While he does not have a medical background like some of his JD-MD colleagues, Kandeshwarath was fascinated by science while in high school—although he admits it was more the Steve Irwin Crocodile Hunter variety—and worked in biology labs during his summer breaks.
While he pursued history and the humanities in college, gaining his first professional experience as a technical writer, he never lost his interest in science.
“So this is an opportunity to merge those skill sets, take a lot of the things I’ve learned in law school and in undergrad, pair them with my love of the natural world and scientific realities, and make sure they’re reflected in the law.”
Grace Peters: Legal Aid Chicago

Peters will work with parents who currently are in foster care or previously have been in foster care and face the risk of their own children being removed from their home.
“My goal is to try, early in the process, to stop the separation from happening,” she said. “So if any of these parents hear that a report has been made about their child being neglected or abused, they have someone that they can contact right away and have legal support from the very beginning.”
She will establish a client referral pipeline for parents and mediate between the parents and the Illinois Department of Children and Family Services to prevent any premature separation.
Parents who fear their child might be taken away can struggle to express their side of the story and thus make it difficult for the department to determine whether there is a risk of harm.
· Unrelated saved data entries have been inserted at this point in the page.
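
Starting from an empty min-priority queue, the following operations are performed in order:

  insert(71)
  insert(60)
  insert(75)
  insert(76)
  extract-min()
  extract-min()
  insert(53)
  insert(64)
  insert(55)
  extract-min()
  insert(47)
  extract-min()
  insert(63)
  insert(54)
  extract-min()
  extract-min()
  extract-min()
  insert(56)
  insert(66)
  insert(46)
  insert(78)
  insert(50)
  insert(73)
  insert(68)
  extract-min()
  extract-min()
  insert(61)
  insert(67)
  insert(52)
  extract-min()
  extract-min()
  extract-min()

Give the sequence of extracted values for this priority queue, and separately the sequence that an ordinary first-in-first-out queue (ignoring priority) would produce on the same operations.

insert 71 → {71}
insert 60 → {60, 71}
insert 75 → {60, 71, 75}
insert 76 → {60, 71, 75, 76}
extract-min → 60; now {71, 75, 76}
extract-min → 71; now {75, 76}
insert 53 → {53, 75, 76}
insert 64 → {53, 64, 75, 76}
insert 55 → {53, 55, 64, 75, 76}
extract-min → 53; now {55, 64, 75, 76}
insert 47 → {47, 55, 64, 75, 76}
extract-min → 47; now {55, 64, 75, 76}
insert 63 → {55, 63, 64, 75, 76}
insert 54 → {54, 55, 63, 64, 75, 76}
extract-min → 54; now {55, 63, 64, 75, 76}
extract-min → 55; now {63, 64, 75, 76}
extract-min → 63; now {64, 75, 76}
insert 56 → {56, 64, 75, 76}
insert 66 → {56, 64, 66, 75, 76}
insert 46 → {46, 56, 64, 66, 75, 76}
insert 78 → {46, 56, 64, 66, 75, 76, 78}
insert 50 → {46, 50, 56, 64, 66, 75, 76, 78}
insert 73 → {46, 50, 56, 64, 66, 73, 75, 76, 78}
insert 68 → {46, 50, 56, 64, 66, 68, 73, 75, 76, 78}
extract-min → 46; now {50, 56, 64, 66, 68, 73, 75, 76, 78}
extract-min → 50; now {56, 64, 66, 68, 73, 75, 76, 78}
insert 61 → {56, 61, 64, 66, 68, 73, 75, 76, 78}
insert 67 → {56, 61, 64, 66, 67, 68, 73, 75, 76, 78}
insert 52 → {52, 56, 61, 64, 66, 67, 68, 73, 75, 76, 78}
extract-min → 52; now {56, 61, 64, 66, 67, 68, 73, 75, 76, 78}
extract-min → 56; now {61, 64, 66, 67, 68, 73, 75, 76, 78}
extract-min → 61; now {64, 66, 67, 68, 73, 75, 76, 78}

priority queue: [60, 71, 53, 47, 54, 55, 63, 46, 50, 52, 56, 61]; FIFO queue: 71, 60, 75, 76, 53, 64, 55, 47, 63, 54, 56, 66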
Legal representation ensures that someone will advocate for parents to prevent unnecessary emergency removals, support them during the investigation, and help them communicate with the department to contradict the report that was made against them.
“Hopefully that works out so the family is not separated and there can be some other services provided,” said Peters. “It’s really the initial separation that’s so traumatic for not just parents but also the children.”
As a student-attorney in Michigan Law’s Pediatric Advocacy Clinic, Peters represented a caregiver who had been put on the child abuse and neglect registry for an incident that had occurred 40 years before.
“It wasn’t represented correctly in the record,” Peters said, “because the state said she was the perpetrator of the abuse when it had been her partner. When she realized that the kids’ father was a risk to them, she totally removed him from the kids’ lives.”
While there were no future incidents, the record affected her ability to care for her nephew and protect him from a challenging family situation. The case convinced Peters that she wanted to continue advocating for families, so she worked in the Child Welfare Appellate Clinic the next semester.
“The professors in that class really gave me a strong background of why this work is so important and the larger systemic context,” she said. “Ever since then, I have wanted to be involved with this work.”